I intended to hibernate for first weekend of my return, to unpack my luggage and spend quiet moments reminiscing about my trip. So it was a pleasant surprise to hear from a friend, who, not even sure I had returned, invited me to see a dance performance. I was excited to continue my dance pursuits while reorienting myself in Vancouver.
One of the pieces performed that night was Merce Cunningham’s, Native Green, with music composed by his close collaborator and partner, John Cage. Merce, he is hardly referred to by his last name, was one of the most pivotal choreographers in contemporary dance, a visionary, as was Martha Graham, George Balanchine and Sergei Dhiaglev. He created an expressive and technically demanding style of movement that bridged the rivalry in the 70’s and 80’s between contemporary dance and classical ballet. He challenged traditional notions of dance movement and brought out the theatricality in pedestrian gestures.

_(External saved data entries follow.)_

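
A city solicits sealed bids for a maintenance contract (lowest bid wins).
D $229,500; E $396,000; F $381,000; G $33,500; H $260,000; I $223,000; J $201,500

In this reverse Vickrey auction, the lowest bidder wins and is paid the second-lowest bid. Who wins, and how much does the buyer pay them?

Bids ranked: 33,500 (G) < 201,500 (J) < 223,000 (I) < 229,500 (D) < 260,000 (H) < 381,000 (F) < …
G wins with the lowest bid; price is set by the runner-up at $201,500.

G is paid $201,500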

He even rejected the locked partnership between dance and music. In many of his works, dancers rehearsed separately from the musicians, completely unknowing of the music until just before the performance. He relished in the ephemeral nature of dance’s existence, as experienced by the dancer and audience alike.
It’s rare to see Merce’s work in Vancouver. The city has a shallow relationship with dance. When the Cuban National Ballet came, performing Don Quixote, a version choreographed by the company’s legendary artistic director, Alicia Alonso, ticket prices were slashed by 30 percent in the days before the performance just to fill seats. It’s no wonder that theaters hesitate to present dance shows, and for that matter, anything outside the narrowest definition of mainstream entertainment. However, Vancouver, makes up for this with its natural beauty and is constantly ranked as one of the world’s most livable cities. From any vantage point, its snow capped mountains, pristine forests and the lapping waves of Burrard Inlet can all be captured in the same photo frame. Its joggers and cyclists have the cleanest lungs in the world. Traffic jams are inconsequential, and work ends on time so that these outdoorsy, easy-going locals can tuck-in early to chase the sunrise on a morning hike. Native Green, inspired by movements in nature, seemed fitting for this city.

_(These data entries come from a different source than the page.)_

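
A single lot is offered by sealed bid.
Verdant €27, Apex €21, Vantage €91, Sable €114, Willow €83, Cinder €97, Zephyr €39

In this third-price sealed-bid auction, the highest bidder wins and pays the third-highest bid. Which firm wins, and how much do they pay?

Rule: the highest bidder wins and pays the third-highest bid.
Bids in order: 114 (Sable) > 97 (Cinder) > 91 (Vantage) > 83 (Willow) > 39 (Zephyr) > 27 (Verdant) > …
Sable wins; payment is bid #3 in the ranking = €91.

Sable pays €91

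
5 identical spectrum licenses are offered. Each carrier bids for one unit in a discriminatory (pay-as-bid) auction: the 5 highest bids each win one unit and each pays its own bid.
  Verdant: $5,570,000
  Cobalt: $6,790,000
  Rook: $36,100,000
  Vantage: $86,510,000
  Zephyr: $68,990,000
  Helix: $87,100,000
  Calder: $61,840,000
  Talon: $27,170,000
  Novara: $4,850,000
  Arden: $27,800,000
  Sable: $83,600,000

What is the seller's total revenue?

Sorting: 87,100,000 (Helix), 86,510,000 (Vantage), 83,600,000 (Sable), 68,990,000 (Zephyr), 61,840,000 (Calder), 36,100,000 (Rook), 27,800,000 (Arden), …
The 5 highest are Helix, Vantage, Sable, Zephyr, Calder.
Total revenue = 87,100,000 + 86,510,000 + 83,600,000 + 68,990,000 + 61,840,000 = $388,040,000.

Total revenue: $388,040,000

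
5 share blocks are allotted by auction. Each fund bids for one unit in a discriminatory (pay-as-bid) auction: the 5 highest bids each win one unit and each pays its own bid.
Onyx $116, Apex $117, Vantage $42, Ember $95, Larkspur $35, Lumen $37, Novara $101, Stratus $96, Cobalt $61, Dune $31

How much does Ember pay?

Ember pays $95

Bids ranked high→low: 117 (Apex), 116 (Onyx), 101 (Novara), 96 (Stratus), 95 (Ember), 61 (Cobalt), 42 (Vantage), …
Winners (5 units): Apex, Onyx, Novara, Stratus, Ember.
Ember wins → own bid $95.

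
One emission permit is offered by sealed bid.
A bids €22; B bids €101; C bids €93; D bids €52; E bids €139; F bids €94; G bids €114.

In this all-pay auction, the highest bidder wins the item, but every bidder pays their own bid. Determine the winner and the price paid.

E pays €139

Rule: the highest bidder wins the item, but every bidder pays their own bid.
Bids in order: 139 (E) > 114 (G) > 101 (B) > 94 (F) > 93 (C) > 52 (D) > …
E is highest and takes the item; every bidder forfeits their bid.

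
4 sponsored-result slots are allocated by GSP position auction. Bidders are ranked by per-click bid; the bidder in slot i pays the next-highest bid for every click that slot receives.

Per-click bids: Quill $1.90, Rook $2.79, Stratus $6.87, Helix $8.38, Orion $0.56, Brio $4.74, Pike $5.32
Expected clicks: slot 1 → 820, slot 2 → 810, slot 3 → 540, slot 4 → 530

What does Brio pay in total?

Ranked by bid: $8.38 (Helix) > $6.87 (Stratus) > $5.32 (Pike) > $4.74 (Brio) > $2.79 (Rook) > …
Brio holds slot 4 → pays next bid $2.79 × 530 clicks = $1478.70.

Brio pays $1478.70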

The choreography held Merce’s trademarks – dynamic yet fluid, rhythmic and cyclical. It created patterns that stepped smoothly from phrase to phrase, with movements that were magnified through the slightest transfer of weight. My eyes followed the dancers, who glided on and off the stage in singles and pairs, never leaving the slightly cramped stage empty. I tried to feel the motions of the dancers and their energy, and tried to conclude an overall context or feeling for this piece. The dancers seemed to be giving their full effort, but something was missing. Their limbs didn’t reach into the meaning of the movement, the directional changes seemed deliberate rather than be smoothly carried by the momentum of the choreography. Their deadpan faces stared back at each other and the audience.
I had a flashback to a rehearsal of the Nederlands Dans Theater, seeing their athletic bodies bend and shape to express definitive emotions. I remembered the dancers of Pina Bausch, who, with the most subtle glance, stared right into my deepest secrets. But here, even from my first-row seat, it seemed like a I was watching these dancers through a television screen. There was no smell, no taste, not even a whiff of sweat or a sense of heat from these six moving bodies. As these dancers moved lifelessly in my frame of vision, my mind overlapped with images of the L.A. Dance Project performing William Forsythe’s Quintett, bringing back the elation I felt as the dancers pulled me through a range of emotions in their movement. Then, I recalled the kooky Six Dances, choreographed by Jiri Kylian and danced by the Hungarian National Ballet; it was such a wry, comical satire and it made me forget I was watching a ballet. I thought of the intensely energetic dancers of the company, Waatu Siita, as passionate as the Senegalese heat in June. That warmth, I felt again sitting in the sunny cafeteria of the Laban Conservatoire in London, interviewing a dancer from Wayne McGregor’s company, Random Dance, who wore the brightest, happiest after-class smile I’d seen. I heard fragmented phrases in the voices of the dancers I’d met, recounting memorable moments of their career. Then I drifted off into the dreamy grandeur created in Mariinsky ballets, and those opulent, 300 year old theaters with chairs of plush velvet and engraved wood trim. I wondered whether I would ever see such beauty again.
In that moment, my stomach tightened, pulling me back to the present. I became aware of the austere theater I was in, and that the dancers weren’t even on an elevated stage. I looked up at the ceiling, painted matte black, not a Chagall fresco. Audience members around me stared blankly at the dancers on stage. I felt a heat creeping up my neck and softly tingling my cheeks. Loose strands of hair around my face bothered me intensely now, and my eyes blinked rapidly to erase the watery blur that welled up. I crossed and uncrossed my legs in my folding chair and straightened my posture. But I couldn’t stop the warm, heavy droplets from escaping my eyes, to the incoherent staccato of Cage’s music.
I felt nothing from Native Green, and it brought me to tears.